Burnham hasn’t had insurance since he was much younger and living at home with his parents. When he heard the Affordable Care Act would require people to be insured, Burnham worried he would be fined because he couldn’t afford insurance.

Burnham never wanted to be a burden to his family or the government, so when he got sick, he would just “tough it out,” he said. The state’s Medicaid program, however, means he’ll be able to see a doctor if he needs to.

“That would be good for me, and I hope it would be good for other people,” he said. “It wouldn’t be as bad as you fear.”

Enrollees

From Oct. 1, when open enrollment began, to Oct. 24, more than 1,500 newly eligible Clark County adults have enrolled in the expanded Medicaid program, according to the state Health Care Authority, which oversees the Medicaid program.

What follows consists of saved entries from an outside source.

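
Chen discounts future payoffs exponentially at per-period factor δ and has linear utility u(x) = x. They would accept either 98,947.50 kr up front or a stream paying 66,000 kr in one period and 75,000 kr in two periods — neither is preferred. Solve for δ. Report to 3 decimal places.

Present value of the stream is 66000·δ + 75000·δ². Indifference gives 66000δ + 75000δ² = 98947.50.
That is, 75000δ² + 66000δ − 98947.50 = 0, a quadratic in δ.
δ = (−66000 + √(66000² + 4·75000·98947.50)) / (2·75000) = (−66000 + √34040250000.00) / 150000 ≈ 0.790.

δ ≈ 0.790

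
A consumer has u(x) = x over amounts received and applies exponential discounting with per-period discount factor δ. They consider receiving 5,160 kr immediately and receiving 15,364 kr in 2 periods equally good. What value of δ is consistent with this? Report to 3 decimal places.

δ ≈ 0.580

Indifference means u(5160) = δ^2 · u(15364), so δ^2 = u(5160)/u(15364).
With u(x) = x: δ^2 = 5160/15364 = 0.33585.
Hence δ = (0.33585)^(1/2) = 0.57953.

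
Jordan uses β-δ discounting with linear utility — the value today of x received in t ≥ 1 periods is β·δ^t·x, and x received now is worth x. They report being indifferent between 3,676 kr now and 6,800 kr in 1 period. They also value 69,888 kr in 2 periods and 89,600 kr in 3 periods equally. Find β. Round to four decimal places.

From the later pair, β·δ^2·69888 = β·δ^3·89600; dividing through, δ = 69888/89600 = 0.78000.
Substituting δ into 3676 = β·δ·6800: β = 3676/(5304.000) ≈ 0.6931.

β ≈ 0.6931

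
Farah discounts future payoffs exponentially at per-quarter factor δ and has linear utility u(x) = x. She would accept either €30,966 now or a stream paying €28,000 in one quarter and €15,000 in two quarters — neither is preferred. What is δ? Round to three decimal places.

δ ≈ 0.780

Equating present values: 30966 = 28000δ + 15000δ².
Rearranged: 15000δ² + 28000δ − 30966 = 0.
The positive root is δ = [−28000 + √(28000² + 4·15000·30966)] / (2·15000) = (−28000 + 51400.000)/30000 ≈ 0.780.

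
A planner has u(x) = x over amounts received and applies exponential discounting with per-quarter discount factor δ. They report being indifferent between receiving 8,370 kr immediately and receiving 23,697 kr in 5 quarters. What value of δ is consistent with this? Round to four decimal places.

δ ≈ 0.8121

The payoff in 5 quarters is discounted by δ^5, so u(8370) = δ^5·u(23697) and δ^5 = u(8370)/u(23697).
With u(x) = x: δ^5 = 8370/23697 = 0.35321.
So δ = 0.35321^(1/5) ≈ 0.8121.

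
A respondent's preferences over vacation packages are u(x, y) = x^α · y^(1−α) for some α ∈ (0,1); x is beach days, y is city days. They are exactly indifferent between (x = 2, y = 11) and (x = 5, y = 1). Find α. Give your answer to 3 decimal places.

α ≈ 0.724

Set the two utilities equal: 2^α·11^(1−α) = 5^α·1^(1−α).
(2/5)^α = (1/11)^(1−α); take logs: α·ln(2/5) = (1−α)·ln(1/11), i.e. α·-0.916291 = (1−α)·-2.397895.
So α/(1−α) = (-2.397895)/(-0.916291) = 2.616958, and α = 2.616958/3.616958 ≈ 0.724.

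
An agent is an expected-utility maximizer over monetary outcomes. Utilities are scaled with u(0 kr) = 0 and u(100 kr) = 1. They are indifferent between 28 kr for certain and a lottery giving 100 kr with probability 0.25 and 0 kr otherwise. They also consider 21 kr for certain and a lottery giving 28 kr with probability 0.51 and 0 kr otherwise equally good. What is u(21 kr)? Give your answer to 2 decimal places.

First, u(28 kr) = 0.25·u(100 kr) + 0.75·u(0 kr) = 0.25.
Then u(21 kr) = 0.51·u(28 kr) + 0.49·u(0 kr) = 0.51·0.25 + 0.49·0.00 = 0.1275.

0.13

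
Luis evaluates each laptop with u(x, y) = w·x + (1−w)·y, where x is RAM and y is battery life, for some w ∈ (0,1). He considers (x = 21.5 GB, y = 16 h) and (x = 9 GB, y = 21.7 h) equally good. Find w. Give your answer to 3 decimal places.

u(21.5,16) = u(9,21.7) means w·21.5 + (1−w)·16 = w·9 + (1−w)·21.7.
w·(21.5−9) = (1−w)·(21.7−16), i.e. w·12.5 = (1−w)·5.7.
Hence w = 5.7/(12.5+5.7) = 5.7/18.2 = 0.313.

w = 0.313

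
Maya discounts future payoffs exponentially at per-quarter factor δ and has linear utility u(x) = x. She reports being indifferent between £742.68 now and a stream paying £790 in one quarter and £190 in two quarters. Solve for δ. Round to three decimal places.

δ ≈ 0.790

Present value of the stream is 790·δ + 190·δ². Indifference gives 790δ + 190δ² = 742.68.
So 190δ² + 790δ − 742.68 = 0.
By the quadratic formula (taking the positive root), δ = (−790 + √1188536.80) / 380 ≈ 0.790.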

Statewide, more than 26,300 applications for expanded Medicaid have been submitted. Another 16,269 applications for the current Medicaid program — which covers children, pregnant women and people with disabilities — have been submitted through Washington Healthplanfinder since Oct. 1.

About 6,400 applications for individual health plans have been submitted statewide. The number of Clark County residents who have enrolled in individual health plans is not yet available.

The Washington Healthplanfinder mobile enrollment tour will continue to make stops at various cities throughout the next two weeks to get more people signed up for coverage.

In Vancouver, nearly 100 people signed up to receive additional information and follow-up appointments with local organizations helping people to enroll in plans. And even more people stopped by to pick up fliers and ask questions about available health plans, said Janis Koch, a program manager at Clark County Public Health.

“I think it went much better than I had expected,” Koch said.